Dimanche 07.11.10 - 18.28h

 

Il y a quarante ans, le 9 novembre 1970, Charles de Gaulle s’éteignait brutalement d’une rupture d’anévrisme, le soir, chez lui, alors qu’il tentait une réussite aux cartes. Ce que je faisais ce soir-là, je ne m’en souviens pas, et pour cause : ce n’est que le lendemain que le monde apprenait la nouvelle. La journée dont je me souviens comme si c’était hier est donc celle du 10 novembre 1970. J’avais douze ans et quelques mois. J’étais en cinquième (l’équivalent de la huitième), la deuxième année de l’école secondaire.

 

A midi, je rentre de l’école. Ma mère arbore un visage de marbre, celui des mauvais jours, elle me dit qu’un « grand homme vient de nous quitter », je comprends tout de suite de qui il s’agit. Depuis la présidentielle de décembre 1965, première du genre au suffrage universel, je suivais avec passion la politique française : événements de Mai 68, départ de De Gaulle en avril 1969, présidentielle (bien fade !) de 1969 entre Pompidou et Poher, etc. La France s’était donné un nouveau président, homme de valeur, nous savions que de Gaulle s’était retiré, qu’il était allé en Irlande juste après son départ, puis en Espagne (voir Franco !) en 1970.

 

Et moi, de mes douze ans, je me demandais souvent à quoi ce retraité employait ses journées, si ce n’est la rédaction de ses Mémoires. Nous nous disions que, peut-être, l’ermite de Colombey reviendrait une fois encore sauver la France, comme en 40, comme en 58. Hélas, nous étions là dans des années heureuses, les Trente Glorieuses, le plein emploi, et rien de pire que le bonheur pour un homme du destin. Cette France-là, deux ans après 68, ne s’ennuyait même plus, elle s’emmerdait carrément à cent sous l’heure, Pompidou était un gestionnaire du bonheur bourgeois, une sorte de Guizot de « l’Enrichissez-vous », il n’était même pas encore malade, les chocs pétroliers ne pointaient pas encore à l’horizon.

 

Moi, je jouais avec mon ami Bertrand, je lisais « Le Monde » à la Bibliothèque municipale, mais aussi Zola et les Pieds Nickelés. Et l’hiver, j’engloutissais les murs de Tortin et du Mont-Gelé, jusqu’à trois ou quatre fois par jour. Mon héros absolu, en cette année 1970, s’appelait Bernhard Russi, qui avait remporté la descente des championnats du monde, en février, à Val Gardena.
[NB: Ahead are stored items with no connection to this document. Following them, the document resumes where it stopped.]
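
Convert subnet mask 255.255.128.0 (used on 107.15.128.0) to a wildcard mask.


Subnet mask: 255.255.128.0
Wildcard = 255.255.255.255 - subnet mask
255 - 255 = 0
255 - 255 = 0
255 - 128 = 127
255 - 0 = 255
Wildcard: 0.0.127.255


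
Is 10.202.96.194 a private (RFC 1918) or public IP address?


RFC 1918 private ranges:
  10.0.0.0/8 (10.0.0.0 - 10.255.255.255)
  172.16.0.0/12 (172.16.0.0 - 172.31.255.255)
  192.168.0.0/16 (192.168.0.0 - 192.168.255.255)
Private (in 10.0.0.0/8)


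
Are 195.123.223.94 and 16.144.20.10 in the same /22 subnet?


Mask: 255.255.252.0
195.123.223.94 AND mask = 195.123.220.0
16.144.20.10 AND mask = 16.144.20.0
No, different subnets (195.123.220.0 vs 16.144.20.0)


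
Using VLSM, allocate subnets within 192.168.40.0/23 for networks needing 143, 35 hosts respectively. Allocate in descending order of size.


143 hosts -> /24 (254 usable): 192.168.40.0/24
35 hosts -> /26 (62 usable): 192.168.41.0/26
Allocation: 192.168.40.0/24 (143 hosts, 254 usable); 192.168.41.0/26 (35 hosts, 62 usable)


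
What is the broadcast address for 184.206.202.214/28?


Network: 184.206.202.208/28
Host bits = 4
Set all host bits to 1:
Broadcast: 184.206.202.223


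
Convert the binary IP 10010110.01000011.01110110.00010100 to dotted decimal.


10010110 = 150
01000011 = 67
01110110 = 118
00010100 = 20
IP: 150.67.118.20


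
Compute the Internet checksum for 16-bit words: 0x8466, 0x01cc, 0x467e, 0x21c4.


Sum all words (with carry folding):
+ 0x8466 = 0x8466
+ 0x01cc = 0x8632
+ 0x467e = 0xccb0
+ 0x21c4 = 0xee74
One's complement: ~0xee74
Checksum = 0x118b


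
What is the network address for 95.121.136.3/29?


IP:   01011111.01111001.10001000.00000011
Mask: 11111111.11111111.11111111.11111000
AND operation:
Net:  01011111.01111001.10001000.00000000
Network: 95.121.136.0/29


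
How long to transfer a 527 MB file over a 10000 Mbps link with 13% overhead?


Effective throughput = 10000 * (1 - 13/100) = 8700 Mbps
File size in Mb = 527 * 8 = 4216 Mb
Time = 4216 / 8700
Time = 0.4846 seconds


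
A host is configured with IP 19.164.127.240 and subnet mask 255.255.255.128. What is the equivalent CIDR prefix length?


Binary: 11111111.11111111.11111111.10000000
Count leading 1s
Prefix: /25


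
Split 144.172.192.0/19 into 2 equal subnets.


New prefix = 19 + 1 = 20
Each subnet has 4096 addresses
  144.172.192.0/20
  144.172.208.0/20
Subnets: 144.172.192.0/20, 144.172.208.0/20


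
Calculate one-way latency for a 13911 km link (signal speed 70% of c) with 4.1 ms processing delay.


Speed = 0.7 * 3e5 km/s = 210000 km/s
Propagation delay = 13911 / 210000 = 0.0662 s = 66.2429 ms
Processing delay = 4.1 ms
Total one-way latency = 70.3429 ms


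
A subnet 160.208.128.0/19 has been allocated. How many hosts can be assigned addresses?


Host bits = 32 - 19 = 13
Total addresses = 2^13 = 8192
Usable = total - 2 (network and broadcast)
Usable hosts: 8190


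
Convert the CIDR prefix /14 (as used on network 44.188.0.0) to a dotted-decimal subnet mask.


/14 means 14 network bits, 18 host bits
Binary: 11111111111111000000000000000000
Mask: 255.252.0.0


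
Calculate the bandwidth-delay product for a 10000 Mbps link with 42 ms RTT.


BDP = bandwidth * RTT
= 10000 Mbps * 42 ms
= 10000 * 1e6 * 42 / 1000 bits
= 420000000 bits
= 52500000 bytes
= 51269.5312 KB
BDP = 420000000 bits (52500000 bytes)


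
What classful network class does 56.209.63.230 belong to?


First octet: 56
Binary: 00111000
0xxxxxxx -> Class A (1-126)
Class A, default mask 255.0.0.0 (/8)


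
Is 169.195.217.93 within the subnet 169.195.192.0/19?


Subnet network: 169.195.192.0
Test IP AND mask: 169.195.192.0
Yes, 169.195.217.93 is in 169.195.192.0/19


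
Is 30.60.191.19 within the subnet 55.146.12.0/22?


Subnet network: 55.146.12.0
Test IP AND mask: 30.60.188.0
No, 30.60.191.19 is not in 55.146.12.0/22


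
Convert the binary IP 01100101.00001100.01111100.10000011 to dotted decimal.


01100101 = 101
00001100 = 12
01111100 = 124
10000011 = 131
IP: 101.12.124.131


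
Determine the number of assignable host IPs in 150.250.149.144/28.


Host bits = 32 - 28 = 4
Total addresses = 2^4 = 16
Usable = total - 2 (network and broadcast)
Usable hosts: 14


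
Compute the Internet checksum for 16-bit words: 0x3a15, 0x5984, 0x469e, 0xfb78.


Sum all words (with carry folding):
+ 0x3a15 = 0x3a15
+ 0x5984 = 0x9399
+ 0x469e = 0xda37
+ 0xfb78 = 0xd5b0
One's complement: ~0xd5b0
Checksum = 0x2a4f


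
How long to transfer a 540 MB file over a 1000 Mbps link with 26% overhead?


Effective throughput = 1000 * (1 - 26/100) = 740 Mbps
File size in Mb = 540 * 8 = 4320 Mb
Time = 4320 / 740
Time = 5.8378 seconds


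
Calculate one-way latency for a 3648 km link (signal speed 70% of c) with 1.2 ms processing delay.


Speed = 0.7 * 3e5 km/s = 210000 km/s
Propagation delay = 3648 / 210000 = 0.0174 s = 17.3714 ms
Processing delay = 1.2 ms
Total one-way latency = 18.5714 ms


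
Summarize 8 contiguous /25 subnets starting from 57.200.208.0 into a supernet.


Original prefix: /25
Number of subnets: 8 = 2^3
New prefix = 25 - 3 = 22
Supernet: 57.200.208.0/22


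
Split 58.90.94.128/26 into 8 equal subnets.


New prefix = 26 + 3 = 29
Each subnet has 8 addresses
  58.90.94.128/29
  58.90.94.136/29
  58.90.94.144/29
  58.90.94.152/29
  58.90.94.160/29
  58.90.94.168/29
  58.90.94.176/29
  58.90.94.184/29
Subnets: 58.90.94.128/29, 58.90.94.136/29, 58.90.94.144/29, 58.90.94.152/29, 58.90.94.160/29, 58.90.94.168/29, 58.90.94.176/29, 58.90.94.184/29


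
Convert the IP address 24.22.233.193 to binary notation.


24 = 00011000
22 = 00010110
233 = 11101001
193 = 11000001
Binary: 00011000.00010110.11101001.11000001


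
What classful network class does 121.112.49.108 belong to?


First octet: 121
Binary: 01111001
0xxxxxxx -> Class A (1-126)
Class A, default mask 255.0.0.0 (/8)


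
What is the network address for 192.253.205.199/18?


IP:   11000000.11111101.11001101.11000111
Mask: 11111111.11111111.11000000.00000000
AND operation:
Net:  11000000.11111101.11000000.00000000
Network: 192.253.192.0/18


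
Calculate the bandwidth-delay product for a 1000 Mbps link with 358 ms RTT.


BDP = bandwidth * RTT
= 1000 Mbps * 358 ms
= 1000 * 1e6 * 358 / 1000 bits
= 358000000 bits
= 44750000 bytes
= 43701.1719 KB
BDP = 358000000 bits (44750000 bytes)


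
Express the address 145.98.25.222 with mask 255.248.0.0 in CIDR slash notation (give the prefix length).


Binary: 11111111.11111000.00000000.00000000
Count leading 1s
Prefix: /13


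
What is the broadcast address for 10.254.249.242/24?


Network: 10.254.249.0/24
Host bits = 8
Set all host bits to 1:
Broadcast: 10.254.249.255


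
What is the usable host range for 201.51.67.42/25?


Network: 201.51.67.0
Broadcast: 201.51.67.127
First usable = network + 1
Last usable = broadcast - 1
Range: 201.51.67.1 to 201.51.67.126


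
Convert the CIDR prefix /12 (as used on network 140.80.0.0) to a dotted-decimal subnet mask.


/12 means 12 network bits, 20 host bits
Binary: 11111111111100000000000000000000
Mask: 255.240.0.0


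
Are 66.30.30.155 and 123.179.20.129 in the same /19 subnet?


Mask: 255.255.224.0
66.30.30.155 AND mask = 66.30.0.0
123.179.20.129 AND mask = 123.179.0.0
No, different subnets (66.30.0.0 vs 123.179.0.0)


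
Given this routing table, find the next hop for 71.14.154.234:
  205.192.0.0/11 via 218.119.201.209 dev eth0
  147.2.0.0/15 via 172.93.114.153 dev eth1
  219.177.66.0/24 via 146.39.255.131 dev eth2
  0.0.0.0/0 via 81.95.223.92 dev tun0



Longest prefix match for 71.14.154.234:
  /11 205.192.0.0: no
  /15 147.2.0.0: no
  /24 219.177.66.0: no
  /0 0.0.0.0: MATCH
Selected: next-hop 81.95.223.92 via tun0 (matched /0)


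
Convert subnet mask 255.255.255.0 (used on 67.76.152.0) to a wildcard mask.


Subnet mask: 255.255.255.0
Wildcard = 255.255.255.255 - subnet mask
255 - 255 = 0
255 - 255 = 0
255 - 255 = 0
255 - 0 = 255
Wildcard: 0.0.0.255


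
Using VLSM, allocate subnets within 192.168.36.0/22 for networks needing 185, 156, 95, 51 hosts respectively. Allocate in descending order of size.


185 hosts -> /24 (254 usable): 192.168.36.0/24
156 hosts -> /24 (254 usable): 192.168.37.0/24
95 hosts -> /25 (126 usable): 192.168.38.0/25
51 hosts -> /26 (62 usable): 192.168.38.128/26
Allocation: 192.168.36.0/24 (185 hosts, 254 usable); 192.168.37.0/24 (156 hosts, 254 usable); 192.168.38.0/25 (95 hosts, 126 usable); 192.168.38.128/26 (51 hosts, 62 usable)


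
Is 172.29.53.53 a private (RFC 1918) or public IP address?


RFC 1918 private ranges:
  10.0.0.0/8 (10.0.0.0 - 10.255.255.255)
  172.16.0.0/12 (172.16.0.0 - 172.31.255.255)
  192.168.0.0/16 (192.168.0.0 - 192.168.255.255)
Private (in 172.16.0.0/12)


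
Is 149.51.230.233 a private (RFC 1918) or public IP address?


RFC 1918 private ranges:
  10.0.0.0/8 (10.0.0.0 - 10.255.255.255)
  172.16.0.0/12 (172.16.0.0 - 172.31.255.255)
  192.168.0.0/16 (192.168.0.0 - 192.168.255.255)
Public (not in any RFC 1918 range)


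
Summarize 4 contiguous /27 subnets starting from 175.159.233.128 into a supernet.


Original prefix: /27
Number of subnets: 4 = 2^2
New prefix = 27 - 2 = 25
Supernet: 175.159.233.128/25


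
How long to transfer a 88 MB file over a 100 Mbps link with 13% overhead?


Effective throughput = 100 * (1 - 13/100) = 87 Mbps
File size in Mb = 88 * 8 = 704 Mb
Time = 704 / 87
Time = 8.092 seconds


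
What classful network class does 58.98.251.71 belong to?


First octet: 58
Binary: 00111010
0xxxxxxx -> Class A (1-126)
Class A, default mask 255.0.0.0 (/8)


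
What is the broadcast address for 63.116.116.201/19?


Network: 63.116.96.0/19
Host bits = 13
Set all host bits to 1:
Broadcast: 63.116.127.255


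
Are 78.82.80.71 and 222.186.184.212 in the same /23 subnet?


Mask: 255.255.254.0
78.82.80.71 AND mask = 78.82.80.0
222.186.184.212 AND mask = 222.186.184.0
No, different subnets (78.82.80.0 vs 222.186.184.0)


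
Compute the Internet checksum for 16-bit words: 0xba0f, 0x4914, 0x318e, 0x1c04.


Sum all words (with carry folding):
+ 0xba0f = 0xba0f
+ 0x4914 = 0x0324
+ 0x318e = 0x34b2
+ 0x1c04 = 0x50b6
One's complement: ~0x50b6
Checksum = 0xaf49


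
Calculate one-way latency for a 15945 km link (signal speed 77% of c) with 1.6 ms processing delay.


Speed = 0.77 * 3e5 km/s = 231000 km/s
Propagation delay = 15945 / 231000 = 0.069 s = 69.026 ms
Processing delay = 1.6 ms
Total one-way latency = 70.626 ms


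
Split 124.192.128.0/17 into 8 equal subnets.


New prefix = 17 + 3 = 20
Each subnet has 4096 addresses
  124.192.128.0/20
  124.192.144.0/20
  124.192.160.0/20
  124.192.176.0/20
  124.192.192.0/20
  124.192.208.0/20
  124.192.224.0/20
  124.192.240.0/20
Subnets: 124.192.128.0/20, 124.192.144.0/20, 124.192.160.0/20, 124.192.176.0/20, 124.192.192.0/20, 124.192.208.0/20, 124.192.224.0/20, 124.192.240.0/20


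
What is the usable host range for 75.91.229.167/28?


Network: 75.91.229.160
Broadcast: 75.91.229.175
First usable = network + 1
Last usable = broadcast - 1
Range: 75.91.229.161 to 75.91.229.174


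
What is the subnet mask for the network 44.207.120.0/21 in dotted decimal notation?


/21 means 21 network bits, 11 host bits
Binary: 11111111111111111111100000000000
Mask: 255.255.248.0


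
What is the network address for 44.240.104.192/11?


IP:   00101100.11110000.01101000.11000000
Mask: 11111111.11100000.00000000.00000000
AND operation:
Net:  00101100.11100000.00000000.00000000
Network: 44.224.0.0/11


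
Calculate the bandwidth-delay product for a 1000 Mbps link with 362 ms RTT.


BDP = bandwidth * RTT
= 1000 Mbps * 362 ms
= 1000 * 1e6 * 362 / 1000 bits
= 362000000 bits
= 45250000 bytes
= 44189.4531 KB
BDP = 362000000 bits (45250000 bytes)


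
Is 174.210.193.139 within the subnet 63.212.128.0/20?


Subnet network: 63.212.128.0
Test IP AND mask: 174.210.192.0
No, 174.210.193.139 is not in 63.212.128.0/20


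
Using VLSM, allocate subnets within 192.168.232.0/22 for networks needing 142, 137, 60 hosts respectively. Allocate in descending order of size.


142 hosts -> /24 (254 usable): 192.168.232.0/24
137 hosts -> /24 (254 usable): 192.168.233.0/24
60 hosts -> /26 (62 usable): 192.168.234.0/26
Allocation: 192.168.232.0/24 (142 hosts, 254 usable); 192.168.233.0/24 (137 hosts, 254 usable); 192.168.234.0/26 (60 hosts, 62 usable)


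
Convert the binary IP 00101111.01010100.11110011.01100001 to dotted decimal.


00101111 = 47
01010100 = 84
11110011 = 243
01100001 = 97
IP: 47.84.243.97


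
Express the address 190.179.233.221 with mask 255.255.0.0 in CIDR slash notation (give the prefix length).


Binary: 11111111.11111111.00000000.00000000
Count leading 1s
Prefix: /16


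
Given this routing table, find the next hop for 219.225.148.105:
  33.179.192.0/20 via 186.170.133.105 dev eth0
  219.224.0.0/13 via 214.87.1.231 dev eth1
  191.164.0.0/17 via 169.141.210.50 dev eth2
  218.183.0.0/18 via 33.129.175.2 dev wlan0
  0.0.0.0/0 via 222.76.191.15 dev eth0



Longest prefix match for 219.225.148.105:
  /20 33.179.192.0: no
  /13 219.224.0.0: MATCH
  /17 191.164.0.0: no
  /18 218.183.0.0: no
  /0 0.0.0.0: MATCH
Selected: next-hop 214.87.1.231 via eth1 (matched /13)


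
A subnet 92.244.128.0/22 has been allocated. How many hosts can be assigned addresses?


Host bits = 32 - 22 = 10
Total addresses = 2^10 = 1024
Usable = total - 2 (network and broadcast)
Usable hosts: 1022


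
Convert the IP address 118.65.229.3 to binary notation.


118 = 01110110
65 = 01000001
229 = 11100101
3 = 00000011
Binary: 01110110.01000001.11100101.00000011


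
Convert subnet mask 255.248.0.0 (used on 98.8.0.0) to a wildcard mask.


Subnet mask: 255.248.0.0
Wildcard = 255.255.255.255 - subnet mask
255 - 255 = 0
255 - 248 = 7
255 - 0 = 255
255 - 0 = 255
Wildcard: 0.7.255.255


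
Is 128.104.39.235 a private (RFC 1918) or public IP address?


RFC 1918 private ranges:
  10.0.0.0/8 (10.0.0.0 - 10.255.255.255)
  172.16.0.0/12 (172.16.0.0 - 172.31.255.255)
  192.168.0.0/16 (192.168.0.0 - 192.168.255.255)
Public (not in any RFC 1918 range)


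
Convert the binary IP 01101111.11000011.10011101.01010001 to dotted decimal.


01101111 = 111
11000011 = 195
10011101 = 157
01010001 = 81
IP: 111.195.157.81


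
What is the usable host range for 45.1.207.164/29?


Network: 45.1.207.160
Broadcast: 45.1.207.167
First usable = network + 1
Last usable = broadcast - 1
Range: 45.1.207.161 to 45.1.207.166


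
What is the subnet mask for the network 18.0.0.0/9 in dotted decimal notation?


/9 means 9 network bits, 23 host bits
Binary: 11111111100000000000000000000000
Mask: 255.128.0.0


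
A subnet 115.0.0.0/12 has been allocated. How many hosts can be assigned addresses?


Host bits = 32 - 12 = 20
Total addresses = 2^20 = 1048576
Usable = total - 2 (network and broadcast)
Usable hosts: 1048574


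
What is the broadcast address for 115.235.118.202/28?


Network: 115.235.118.192/28
Host bits = 4
Set all host bits to 1:
Broadcast: 115.235.118.207


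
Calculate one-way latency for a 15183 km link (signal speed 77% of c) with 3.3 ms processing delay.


Speed = 0.77 * 3e5 km/s = 231000 km/s
Propagation delay = 15183 / 231000 = 0.0657 s = 65.7273 ms
Processing delay = 3.3 ms
Total one-way latency = 69.0273 ms


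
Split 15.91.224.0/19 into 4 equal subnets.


New prefix = 19 + 2 = 21
Each subnet has 2048 addresses
  15.91.224.0/21
  15.91.232.0/21
  15.91.240.0/21
  15.91.248.0/21
Subnets: 15.91.224.0/21, 15.91.232.0/21, 15.91.240.0/21, 15.91.248.0/21


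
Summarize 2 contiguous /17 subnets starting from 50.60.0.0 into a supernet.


Original prefix: /17
Number of subnets: 2 = 2^1
New prefix = 17 - 1 = 16
Supernet: 50.60.0.0/16


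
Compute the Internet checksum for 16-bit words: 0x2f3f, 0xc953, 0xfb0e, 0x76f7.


Sum all words (with carry folding):
+ 0x2f3f = 0x2f3f
+ 0xc953 = 0xf892
+ 0xfb0e = 0xf3a1
+ 0x76f7 = 0x6a99
One's complement: ~0x6a99
Checksum = 0x9566


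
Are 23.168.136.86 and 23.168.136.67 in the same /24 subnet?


Mask: 255.255.255.0
23.168.136.86 AND mask = 23.168.136.0
23.168.136.67 AND mask = 23.168.136.0
Yes, same subnet (23.168.136.0)


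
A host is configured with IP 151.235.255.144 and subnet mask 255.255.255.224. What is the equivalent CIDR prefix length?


Binary: 11111111.11111111.11111111.11100000
Count leading 1s
Prefix: /27


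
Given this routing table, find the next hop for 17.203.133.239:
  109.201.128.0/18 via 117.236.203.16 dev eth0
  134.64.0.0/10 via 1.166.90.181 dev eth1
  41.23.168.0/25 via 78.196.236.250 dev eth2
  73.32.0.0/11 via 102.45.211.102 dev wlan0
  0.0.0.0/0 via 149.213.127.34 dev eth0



Longest prefix match for 17.203.133.239:
  /18 109.201.128.0: no
  /10 134.64.0.0: no
  /25 41.23.168.0: no
  /11 73.32.0.0: no
  /0 0.0.0.0: MATCH
Selected: next-hop 149.213.127.34 via eth0 (matched /0)


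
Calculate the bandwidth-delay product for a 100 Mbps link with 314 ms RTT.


BDP = bandwidth * RTT
= 100 Mbps * 314 ms
= 100 * 1e6 * 314 / 1000 bits
= 31400000 bits
= 3925000 bytes
= 3833.0078 KB
BDP = 31400000 bits (3925000 bytes)


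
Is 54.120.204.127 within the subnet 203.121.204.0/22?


Subnet network: 203.121.204.0
Test IP AND mask: 54.120.204.0
No, 54.120.204.127 is not in 203.121.204.0/22


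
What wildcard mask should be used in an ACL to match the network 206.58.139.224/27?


Subnet mask: 255.255.255.224
Wildcard = 255.255.255.255 - subnet mask
255 - 255 = 0
255 - 255 = 0
255 - 255 = 0
255 - 224 = 31
Wildcard: 0.0.0.31


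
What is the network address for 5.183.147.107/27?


IP:   00000101.10110111.10010011.01101011
Mask: 11111111.11111111.11111111.11100000
AND operation:
Net:  00000101.10110111.10010011.01100000
Network: 5.183.147.96/27


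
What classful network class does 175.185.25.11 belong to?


First octet: 175
Binary: 10101111
10xxxxxx -> Class B (128-191)
Class B, default mask 255.255.0.0 (/16)


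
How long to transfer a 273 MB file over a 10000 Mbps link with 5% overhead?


Effective throughput = 10000 * (1 - 5/100) = 9500 Mbps
File size in Mb = 273 * 8 = 2184 Mb
Time = 2184 / 9500
Time = 0.2299 seconds


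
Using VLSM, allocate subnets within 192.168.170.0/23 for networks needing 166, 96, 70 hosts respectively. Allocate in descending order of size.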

A midi, ce 10 novembre, nous avons mangé devant la télévision française (noir blanc), édition spéciale bien entendu, je me souviens très bien de gens, dans les rues de Paris, qui regardaient, à travers la vitrine, la mort de De Gaulle dans des magasins de TV, qui diffusaient les programmes.

 

L’après-midi, à l’école, je ne m’en souviens pas. Mais le soir, prodigieuse soirée spéciale, toujours à la TV, qui avait évidemment eu le temps de préparer ses archives. Er cette soirée, avec la rétrospective de la vie du grand homme, je l’ai enregistrée sur mon Sonny noir, seulement la partie sonore bien sûr. Et cette cassette-là, qui était orange, j’ai bien dû l’écouter dix sept mille fois dans ma vie de jeune homme. Elle doit être encore quelque part, dans un carton.

 

Le surlendemain, notre professeur de mathématiques, René Ledrappier, un enseignant d’exception, qui était le père de mon ami Bertrand, prenait congé pour aller à Colombey, aux funérailles. Son père à lui, lieutenant de chars, était tombé face aux Allemands lors de la percée des Ardennes, en mai-juin 1940. Je me souviens enfin que, M. Ledrappier s’étant absenté, nous eûmes ce jour-là, pour les mathématiques, un remplaçant prénommé Zénobe.

 

Le week-end suivant, dans une librairie d’Annemasse, mon père, à ma demande, m’offrait, dans la collection bleue de chez Plon, les Mémoires de Guerre. Je lui en suis infiniment reconnaissant. Ce fut l’un des plus beaux de tous mes cadeaux. Ultime souvenir : ma mère m’acheta le numéro spécial de Paris Match, qui ne m’a jamais quitté, ne me quittera jamais, et où se trouve le plus grand article jamais écrit par un journaliste : la description de la journée des funérailles par Jean Cau. Avec cette dernière phrase : « Il est vivant ».